Can a proof of the work-energy theorem be made, that doesn't use Leibniz notation to cancel differentials?

What you are missing is the change of variable $s\mapsto s(t)$:

$$\int_0^l a(s)ds = \int_0^T a(s(t))\dot{s}(t)dt$$

where I prefer to use dots for the differentiation with respect to time as this is more classic a notation in physics. And $s(T)=l$. From there, this is trivial as $a(s(t))$ is the acceleration at time $t$, and it is therefore equal to $\dot{v}(t)$ where $v(t)$ is the speed at time $t$, which is also equal to $\dot{s}(t)$ as you noticed, so

$$\int_0^l a(s)ds = \int_0^T \dot{v}(t)v(t)dt=\int_0^T \dot{E}_c(t)dt=E_c(T)-E_c(0)$$

where, of course,

$$E_c(t) = \frac{1}{2}v(t)^2.$$

I had assumed you implicitly postulated a motion on a straight line but seeing Sean's answer, I feel like pointing out that my answer would be correct for a curved path as long as $a$ is the tangential acceleration!

A proof could go as follows:

Let $\Omega \in\mathbb{R^3}$, and consider the force field (which is a vector field) $\textbf F:\Omega \rightarrow \mathbb{R^3} $. Now, consider a particle $P$, of mass $m$, and let $\gamma:[t_1,t_2]\rightarrow \Omega$, with $\gamma \in C^2([t_1,t_2])$ be the curve representing the path that $P$ follows in space.

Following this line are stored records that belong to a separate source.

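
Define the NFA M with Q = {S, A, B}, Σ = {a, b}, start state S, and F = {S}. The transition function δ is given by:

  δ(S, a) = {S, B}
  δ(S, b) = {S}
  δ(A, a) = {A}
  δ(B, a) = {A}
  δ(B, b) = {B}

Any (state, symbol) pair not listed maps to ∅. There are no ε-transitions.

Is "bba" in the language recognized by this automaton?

Start in {S}.
Read 'b': {S} → {S}.
Read 'b': {S} → {S}.
Read 'a': {S} → {S, B}.
The final set {S, B} contains the accepting state S.

Yes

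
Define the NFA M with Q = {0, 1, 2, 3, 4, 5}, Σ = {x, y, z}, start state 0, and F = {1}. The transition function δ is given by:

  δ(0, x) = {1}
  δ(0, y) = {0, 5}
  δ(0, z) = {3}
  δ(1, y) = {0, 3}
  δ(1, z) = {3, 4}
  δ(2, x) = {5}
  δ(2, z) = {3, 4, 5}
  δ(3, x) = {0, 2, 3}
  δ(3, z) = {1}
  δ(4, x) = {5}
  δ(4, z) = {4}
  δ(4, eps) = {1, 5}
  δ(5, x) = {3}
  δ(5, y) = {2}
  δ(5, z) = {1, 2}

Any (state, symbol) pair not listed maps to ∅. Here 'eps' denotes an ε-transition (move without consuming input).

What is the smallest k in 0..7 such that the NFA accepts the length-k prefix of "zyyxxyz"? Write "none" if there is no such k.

Start in {0}.
Read 'z': {0} → {3}.
Read 'y': {3} → ∅.
The set is empty and remains empty for the remaining 5 symbols.
No reachable set along the way intersects F.

none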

We assume that $\textbf F$ is the total force acting on P

(Remember that the symbol $\cdot$ indicates the scalar product)

The work done by $F$ on $P$ between the instants $t_1,t_2$, is defined as the line integral of $F$ over $\gamma$; that is,

$$W=\int_\gamma \textbf F=\int_{t_1}^{t_2} \textbf F(\gamma(t))\cdot\gamma'(t)dt $$

By the second law, $\textbf F(\gamma(t))=m\textbf a(t)=m\gamma''(t)$, thus, if $\textbf v(t)=\gamma'(t)$ is the velocity of $P$, $$ \int_{t_1}^{t_2} \textbf F(\gamma(t))\cdot\gamma'(t)dt=\int_{t_1}^{t_2}m\gamma''(t)\cdot \gamma'(t)=\int_{t_1}^{t_2}m\textbf v'(t)\cdot \textbf v(t) $$

It's clear that $\textbf v(t)$ is a vector, hence we'll write it in terms of its coordinates: $\textbf v(t)=(v_x(t),v_y(t),v_z(t))$, and of course its derivative, the acceleration, can be written as $\textbf v'(t)=(v'_x(t),v'_y(t),v'_z(t))$ . Hence, the scalar product between the velocity and the acceleration is $v_x(t)v'_x(t)+v_y(t)v'_y(t)+v_z(t)v'_z(t)$. Thus,

$$\int_{t_1}^{t_2}m\textbf v'(t)\cdot \textbf v(t)=m\int_{t_1}^{t_2}(v'_x(t),v'_y(t),v'_z(t))\cdot (v_x(t),v_y(t),v_z(t))=m\int_{t_1}^{t_2}(v_x(t)v'_x(t)+v_y(t)v'_y(t)+v_z(t)v'_z(t))dt=m\int_{t_1}^{t_2} v_x(t)v'_x(t)dt+ m\int_{t_1}^{t_2} v_y(t)v'_y(t)dt+m\int_{t_1}^{t_2}v_z(t)v'_z(t)dt $$.

Now it's easy to see (if not, just integrate by parts) that $\int_{t_1}^{t_2} v_x(t)v'_x(t)dt=\frac{1}{2}(v_x^2(t_2)-v_x^2(t_1))$, and the same for the other two integrals. Therefore, we have $$ W=\frac{1}{2}mv_x^2(t_2)+\frac{1}{2}mv_y^2(t_2)+\frac{1}{2}mv_z^2(t_2)-(\frac{1}{2}mv_x^2(t_1)+\frac{1}{2}mv_y^2(t_1)+\frac{1}{2}mv_z^2(t_1))=\frac{1}{2}m||\textbf v(t_2)||^2-\frac{1}{2}||\textbf v(t_1)||^2 $$, if we remember that $a^2+b^2+c^2$ is the length of the vector $(a,b,c)$.

I prefer to think of it without any reference to integration at all. One defines the power exerted by a force as $P_i = \vec F_i \cdot \vec v.$ When one sums up all of these powers exerted, one sees that $$\sum_i P_i = \sum_i \left(\vec F_i \cdot \vec v\right) = \left(\sum_i\vec F_i\right)\cdot\vec v = m \frac{d\vec v}{dt} \cdot \vec v,$$where we recognize Newton's second law as well as the distributive law for the vector dot product.

Now the product rule tells us plainly that if the mass does not change, $$\frac{d}{dt} \left(m \vec v \cdot \vec v\right) = m~\frac{d\vec v}{dt} \cdot \vec v + m~\vec v\cdot\frac{d\vec v}{dt} = 2 m~\frac{d\vec v}{dt} \cdot \vec v.$$Moving the factor of $2$ into the leftmost parentheses we find the rest of the rightmost side is equal to what we had above and this forces$$\sum_i P_i = \frac d{dt}\left(\frac12 m \vec v\cdot\vec v\right) = \frac{dK}{dt},$$ where the kinetic energy $K = \frac12 m \vec v\cdot\vec v.$ This is the differential form of the work-energy theorem.

Of course if you wish to connect this back to actual work, then you will need an integral. Define the work as $W_i = \int_{t_0}^{t_1} dt~P_i$ over some time interval, and then observe that $$\sum_i W_i = \int_{t_0}^{t_1} dt~\left(\sum_i P_i\right) = \int_{t_0}^{t_1}dt~\frac{dK}{dt} = K_1 - K_0$$directly, because integration is a linear operation.